Mais revenons au livre. Alexandre Dumas raconte donc de façon rocambolesque son voyage, en débordant parfois un peu sur la réalité. Alexandre Dumas est un véritable boute-en-train Dumas qui se joue parfois des préjugés, en les enfonçant d'abord de manière assez corrosif, puis en les sortant hors de l'eau pour leur trouver toutes les qualités. C'est presque un voyage picaresque, à la différence que lui et ses compères vivent dans l'exubérance: ils surnagent dans ce flos de difficultés (routes, diligences, auberges insalubres), méprisant le danger (les voleurs), et restent des gentlemen épicuriens en chaque instant comme si, finalement, tout est dérisoire...
Faut dire que l'humilité et la modestie d'Alexandre Dumas sont aussi fines qu'un cumulo-nimbus: c'est un peu Dieu sur Terre, connu de par le monde grâce à ses livres. Il taille donc en pièce les quelques différences culturelles de l'Espagne avec la France: ses douaniers, ses routes, les coutumes vestimentaires, les moyens de locomotion (que des mules et mulets!) et surtout ses fameuses auberges. Les histoires liées aux auberges espagnoles sont hilarantes et on comprend mieux l'origine de cette expression. En effet, Alexandre Dumas nous explique que les auberges n'ont rien d'hospitalière (courtoisie, qualité, repas), et que si vous n'apportez pas vous même votre nourriture, couverts, draps et bonne humeur, vous ne passerez pas une bonne soirée, et encore moins une bonne nuit; et que c'est donc à vous d'en faire un lieu agréable.

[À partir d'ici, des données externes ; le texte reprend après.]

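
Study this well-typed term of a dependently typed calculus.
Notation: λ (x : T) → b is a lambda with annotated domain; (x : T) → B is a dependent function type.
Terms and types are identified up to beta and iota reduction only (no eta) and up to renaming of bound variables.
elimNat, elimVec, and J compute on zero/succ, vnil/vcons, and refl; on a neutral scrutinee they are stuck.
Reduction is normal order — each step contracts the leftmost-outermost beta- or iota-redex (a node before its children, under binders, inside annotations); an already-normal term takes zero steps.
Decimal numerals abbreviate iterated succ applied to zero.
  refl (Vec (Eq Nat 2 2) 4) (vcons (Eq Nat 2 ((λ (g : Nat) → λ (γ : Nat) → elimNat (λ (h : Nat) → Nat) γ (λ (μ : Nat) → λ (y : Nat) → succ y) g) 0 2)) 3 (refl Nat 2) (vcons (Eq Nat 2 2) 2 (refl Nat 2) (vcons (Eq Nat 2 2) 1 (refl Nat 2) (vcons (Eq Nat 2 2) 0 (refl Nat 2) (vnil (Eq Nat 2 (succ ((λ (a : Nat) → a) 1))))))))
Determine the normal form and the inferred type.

reduced normal form:
  refl (Vec (Eq Nat 2 2) 4) (vcons (Eq Nat 2 2) 3 (refl Nat 2) (vcons (Eq Nat 2 2) 2 (refl Nat 2) (vcons (Eq Nat 2 2) 1 (refl Nat 2) (vcons (Eq Nat 2 2) 0 (refl Nat 2) (vnil (Eq Nat 2 2))))))
type:
  Eq (Vec (Eq Nat 2 2) 4) (vcons (Eq Nat 2 2) 3 (refl Nat 2) (vcons (Eq Nat 2 2) 2 (refl Nat 2) (vcons (Eq Nat 2 2) 1 (refl Nat 2) (vcons (Eq Nat 2 2) 0 (refl Nat 2) (vnil (Eq Nat 2 2)))))) (vcons (Eq Nat 2 2) 3 (refl Nat 2) (vcons (Eq Nat 2 2) 2 (refl Nat 2) (vcons (Eq Nat 2 2) 1 (refl Nat 2) (vcons (Eq Nat 2 2) 0 (refl Nat 2) (vnil (Eq Nat 2 2))))))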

Le témoignage de l'auteur est donc très facétieux et burlesque mais sans méchanceté aucune, et donne vraiment envie de faire partie du voyage. Il se moque plus de ses compagnons de voyages, son homme à tout faire qui se révèle plutôt un homme bon à rien faire; son ami peintre qui s'extasie devant tout, et même son fils, qui passe son temps à dormir où à trouver des belles damoiseaux... Son récit de la corrida est passionnant et relate très bien l'aspect addictif et envoutant de cette mise en scène "barbare". Ce chapitre vaut le détour!

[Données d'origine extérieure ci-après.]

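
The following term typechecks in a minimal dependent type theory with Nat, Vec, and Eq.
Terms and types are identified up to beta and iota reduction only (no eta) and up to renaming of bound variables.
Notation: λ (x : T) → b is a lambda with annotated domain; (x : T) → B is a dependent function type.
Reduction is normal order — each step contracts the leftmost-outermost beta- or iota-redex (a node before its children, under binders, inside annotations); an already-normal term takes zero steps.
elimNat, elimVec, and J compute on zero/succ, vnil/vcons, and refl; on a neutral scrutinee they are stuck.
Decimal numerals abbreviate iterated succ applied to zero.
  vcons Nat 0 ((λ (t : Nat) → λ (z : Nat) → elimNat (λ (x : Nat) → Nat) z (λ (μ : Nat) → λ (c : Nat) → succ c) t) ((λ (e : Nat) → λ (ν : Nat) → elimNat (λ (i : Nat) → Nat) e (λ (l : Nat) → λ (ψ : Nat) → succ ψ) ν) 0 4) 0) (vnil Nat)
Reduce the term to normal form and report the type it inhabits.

normal form:
  vcons Nat 0 4 (vnil Nat)
the term's type:
  Vec Nat 1


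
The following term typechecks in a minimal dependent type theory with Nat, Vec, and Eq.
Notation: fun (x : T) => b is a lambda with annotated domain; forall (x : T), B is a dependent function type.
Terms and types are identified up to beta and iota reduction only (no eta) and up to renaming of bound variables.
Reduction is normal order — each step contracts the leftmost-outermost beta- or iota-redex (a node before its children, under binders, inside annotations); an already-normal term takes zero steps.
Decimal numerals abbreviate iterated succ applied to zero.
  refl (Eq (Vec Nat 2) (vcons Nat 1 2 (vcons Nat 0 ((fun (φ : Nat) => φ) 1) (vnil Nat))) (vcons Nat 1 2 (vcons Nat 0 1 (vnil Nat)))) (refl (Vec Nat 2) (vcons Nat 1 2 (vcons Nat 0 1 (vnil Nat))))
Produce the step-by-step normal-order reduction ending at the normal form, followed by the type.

normal-order reduction sequence:
  refl (Eq (Vec Nat 2) (vcons Nat 1 2 (vcons Nat 0 ((fun (φ : Nat) => φ) 1) (vnil Nat))) (vcons Nat 1 2 (vcons Nat 0 1 (vnil Nat)))) (refl (Vec Nat 2) (vcons Nat 1 2 (vcons Nat 0 1 (vnil Nat))))
  ~> refl (Eq (Vec Nat 2) (vcons Nat 1 2 (vcons Nat 0 1 (vnil Nat))) (vcons Nat 1 2 (vcons Nat 0 1 (vnil Nat)))) (refl (Vec Nat 2) (vcons Nat 1 2 (vcons Nat 0 1 (vnil Nat))))
inferred type:
  Eq (Eq (Vec Nat 2) (vcons Nat 1 2 (vcons Nat 0 1 (vnil Nat))) (vcons Nat 1 2 (vcons Nat 0 1 (vnil Nat)))) (refl (Vec Nat 2) (vcons Nat 1 2 (vcons Nat 0 1 (vnil Nat)))) (refl (Vec Nat 2) (vcons Nat 1 2 (vcons Nat 0 1 (vnil Nat))))


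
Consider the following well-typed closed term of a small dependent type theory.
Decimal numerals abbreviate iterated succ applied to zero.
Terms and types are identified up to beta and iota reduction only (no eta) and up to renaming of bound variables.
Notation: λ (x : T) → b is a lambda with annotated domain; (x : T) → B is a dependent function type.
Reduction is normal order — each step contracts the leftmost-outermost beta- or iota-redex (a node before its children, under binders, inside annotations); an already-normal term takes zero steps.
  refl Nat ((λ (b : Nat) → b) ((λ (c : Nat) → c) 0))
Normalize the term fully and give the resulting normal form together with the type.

reduced normal form:
  refl Nat 0
inferred type:
  Eq Nat 0 0
observation: 2 normal-order steps normalize the term, beginning with a beta-redex.


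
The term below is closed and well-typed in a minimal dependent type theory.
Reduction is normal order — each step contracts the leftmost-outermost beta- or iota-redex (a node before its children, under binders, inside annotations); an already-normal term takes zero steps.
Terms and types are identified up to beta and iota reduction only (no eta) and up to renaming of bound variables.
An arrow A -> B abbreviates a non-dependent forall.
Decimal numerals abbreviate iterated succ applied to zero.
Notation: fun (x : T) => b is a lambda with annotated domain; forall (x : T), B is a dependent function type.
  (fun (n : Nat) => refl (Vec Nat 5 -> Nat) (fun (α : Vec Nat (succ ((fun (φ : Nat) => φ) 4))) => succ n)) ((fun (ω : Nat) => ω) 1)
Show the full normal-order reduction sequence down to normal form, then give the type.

normal-order reduction:
  (fun (n : Nat) => refl (Vec Nat 5 -> Nat) (fun (α : Vec Nat (succ ((fun (φ : Nat) => φ) 4))) => succ n)) ((fun (ω : Nat) => ω) 1)
  ~> refl (Vec Nat 5 -> Nat) (fun (n : Vec Nat (succ ((fun (α : Nat) => α) 4))) => succ ((fun (φ : Nat) => φ) 1))
  ~> refl (Vec Nat 5 -> Nat) (fun (n : Vec Nat 5) => succ ((fun (α : Nat) => α) 1))
  ~> refl (Vec Nat 5 -> Nat) (fun (n : Vec Nat 5) => 2)
type:
  Eq (Vec Nat 5 -> Nat) (fun (n : Vec Nat 5) => 2) (fun (α : Vec Nat 5) => 2)


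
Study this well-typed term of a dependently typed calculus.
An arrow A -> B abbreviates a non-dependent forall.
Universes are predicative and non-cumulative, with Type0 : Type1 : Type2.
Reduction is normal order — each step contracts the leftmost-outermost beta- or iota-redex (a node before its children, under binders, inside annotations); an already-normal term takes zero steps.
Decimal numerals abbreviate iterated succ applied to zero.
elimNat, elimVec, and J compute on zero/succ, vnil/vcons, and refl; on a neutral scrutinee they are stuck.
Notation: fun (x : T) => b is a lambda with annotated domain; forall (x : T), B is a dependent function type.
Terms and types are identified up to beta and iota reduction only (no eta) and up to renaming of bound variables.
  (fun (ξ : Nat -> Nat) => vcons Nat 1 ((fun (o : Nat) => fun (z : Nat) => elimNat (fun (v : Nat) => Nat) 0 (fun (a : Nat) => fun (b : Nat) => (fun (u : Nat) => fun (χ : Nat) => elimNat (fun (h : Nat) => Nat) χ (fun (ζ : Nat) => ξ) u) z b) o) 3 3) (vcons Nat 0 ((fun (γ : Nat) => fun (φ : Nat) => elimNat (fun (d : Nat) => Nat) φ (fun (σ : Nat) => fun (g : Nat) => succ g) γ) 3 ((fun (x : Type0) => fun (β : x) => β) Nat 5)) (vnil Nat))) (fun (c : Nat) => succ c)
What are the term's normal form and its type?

normal form:
  vcons Nat 1 9 (vcons Nat 0 8 (vnil Nat))
inferred type:
  Vec Nat 2
observation: 63 normal-order steps separate the term from its normal form.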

Autre chose passionnante est de voir que quelques us et coutumes restent typiquement castillanes: le manque de détail des additions, la pudeur des andalouses où il faut 18 mois minimum pour espérer leur baiser la main; la magie des danses sévillanes, à la fois terriblement orgasmique et pudiques; et cette façon dont les andalous aiment s'habiller: reprendre les aspects chics de différentes modes vestimentaires, mais d'en faire au final un patch vestimentaire très coloré incongru, voire de mauvais goûts (comme toutes ces "putitas gordas" habillées de bottes de motos, mini-jupe, botte et pull coloré que l'on peut croiser en Andalousie). Bref, près de 2 siècles plus tard, cela fait plaisir de constater qu'outre les us et coutumes, une certaine mentalité reste dans les

Pour finir, on regrettera que le nombre de pages sur Séville et Cadix soient si peu nombreuses, mais cela est vrai que toutes les surprises et différences du culture ont été développées dans tout le reste du livre.

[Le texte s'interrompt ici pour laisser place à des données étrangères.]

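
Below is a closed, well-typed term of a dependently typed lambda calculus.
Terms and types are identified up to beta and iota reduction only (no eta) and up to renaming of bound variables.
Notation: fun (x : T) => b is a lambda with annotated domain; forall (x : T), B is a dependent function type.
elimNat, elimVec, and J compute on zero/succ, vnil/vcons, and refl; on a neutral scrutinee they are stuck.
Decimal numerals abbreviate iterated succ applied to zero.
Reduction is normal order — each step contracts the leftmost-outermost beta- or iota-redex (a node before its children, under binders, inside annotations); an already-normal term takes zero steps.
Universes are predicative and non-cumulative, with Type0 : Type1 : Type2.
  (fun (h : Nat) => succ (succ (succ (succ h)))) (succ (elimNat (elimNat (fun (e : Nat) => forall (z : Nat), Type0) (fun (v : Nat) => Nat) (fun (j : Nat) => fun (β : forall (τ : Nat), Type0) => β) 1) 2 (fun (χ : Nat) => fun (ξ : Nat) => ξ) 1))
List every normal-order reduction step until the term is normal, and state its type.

normal-order reduction:
  (fun (h : Nat) => succ (succ (succ (succ h)))) (succ (elimNat (elimNat (fun (e : Nat) => forall (z : Nat), Type0) (fun (v : Nat) => Nat) (fun (j : Nat) => fun (β : forall (τ : Nat), Type0) => β) 1) 2 (fun (χ : Nat) => fun (ξ : Nat) => ξ) 1))
  ~> succ (succ (succ (succ (succ (elimNat (elimNat (fun (h : Nat) => forall (e : Nat), Type0) (fun (z : Nat) => Nat) (fun (v : Nat) => fun (j : forall (β : Nat), Type0) => j) 1) 2 (fun (τ : Nat) => fun (χ : Nat) => χ) 1)))))
  ~> succ (succ (succ (succ (succ ((fun (h : Nat) => fun (e : Nat) => e) 0 (elimNat (elimNat (fun (z : Nat) => forall (v : Nat), Type0) (fun (j : Nat) => Nat) (fun (β : Nat) => fun (τ : forall (χ : Nat), Type0) => τ) 1) 2 (fun (ξ : Nat) => fun (y : Nat) => y) 0))))))
  ~> succ (succ (succ (succ (succ ((fun (h : Nat) => h) (elimNat (elimNat (fun (e : Nat) => forall (z : Nat), Type0) (fun (v : Nat) => Nat) (fun (j : Nat) => fun (β : forall (τ : Nat), Type0) => β) 1) 2 (fun (χ : Nat) => fun (ξ : Nat) => ξ) 0))))))
  ~> succ (succ (succ (succ (succ (elimNat (elimNat (fun (h : Nat) => forall (e : Nat), Type0) (fun (z : Nat) => Nat) (fun (v : Nat) => fun (j : forall (β : Nat), Type0) => j) 1) 2 (fun (τ : Nat) => fun (χ : Nat) => χ) 0)))))
  ~> 7
type:
  Nat


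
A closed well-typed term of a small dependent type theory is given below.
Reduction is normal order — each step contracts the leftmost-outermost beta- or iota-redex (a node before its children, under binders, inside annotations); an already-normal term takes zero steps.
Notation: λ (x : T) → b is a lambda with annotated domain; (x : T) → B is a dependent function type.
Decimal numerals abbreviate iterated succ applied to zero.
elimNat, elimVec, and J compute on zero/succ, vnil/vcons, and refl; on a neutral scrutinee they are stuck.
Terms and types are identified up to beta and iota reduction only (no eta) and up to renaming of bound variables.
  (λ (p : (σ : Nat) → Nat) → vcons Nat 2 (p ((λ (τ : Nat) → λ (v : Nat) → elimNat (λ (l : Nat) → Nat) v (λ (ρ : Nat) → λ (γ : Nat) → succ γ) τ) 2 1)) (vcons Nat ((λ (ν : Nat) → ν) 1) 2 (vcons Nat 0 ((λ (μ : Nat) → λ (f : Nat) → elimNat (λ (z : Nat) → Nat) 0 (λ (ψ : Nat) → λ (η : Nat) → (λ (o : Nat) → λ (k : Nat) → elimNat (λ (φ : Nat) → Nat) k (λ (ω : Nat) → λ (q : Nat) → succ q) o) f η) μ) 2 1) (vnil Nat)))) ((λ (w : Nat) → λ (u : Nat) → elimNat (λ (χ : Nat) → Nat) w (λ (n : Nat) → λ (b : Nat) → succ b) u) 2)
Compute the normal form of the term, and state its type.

reduced normal form:
  vcons Nat 2 5 (vcons Nat 1 2 (vcons Nat 0 2 (vnil Nat)))
type:
  Vec Nat 3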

Chose étonnante sur Cadix, c'est que la description de la ville reste la même aujourd'hui: avec d'un côté une ville à part avec des maisons hautes, des rues sans fins qui débouchent sur un bleu infini fait de ciel et de mer et une cathédrale grossière. Et de l'autre, une gaieté dans la mentalité des gens (ces gens sont si contents, si joyeux de vivre qu'on se demande s'ils ne sont pas, en fait, sans cesse dans le besoin de se rassurer qu'ils vivent biens et heureux), et surtout, surtout, un sentiment d'apprécier cette ville sans savoir pourquoi, simplement le fait d'y être et puis c'est tout!. C'est exactement mon ressenti envers cette cité que j'adore. Elle n'est pas vraiment belle, mais elle a ce charme envoutant qu'y fait qu'on s'y sente bien de suite.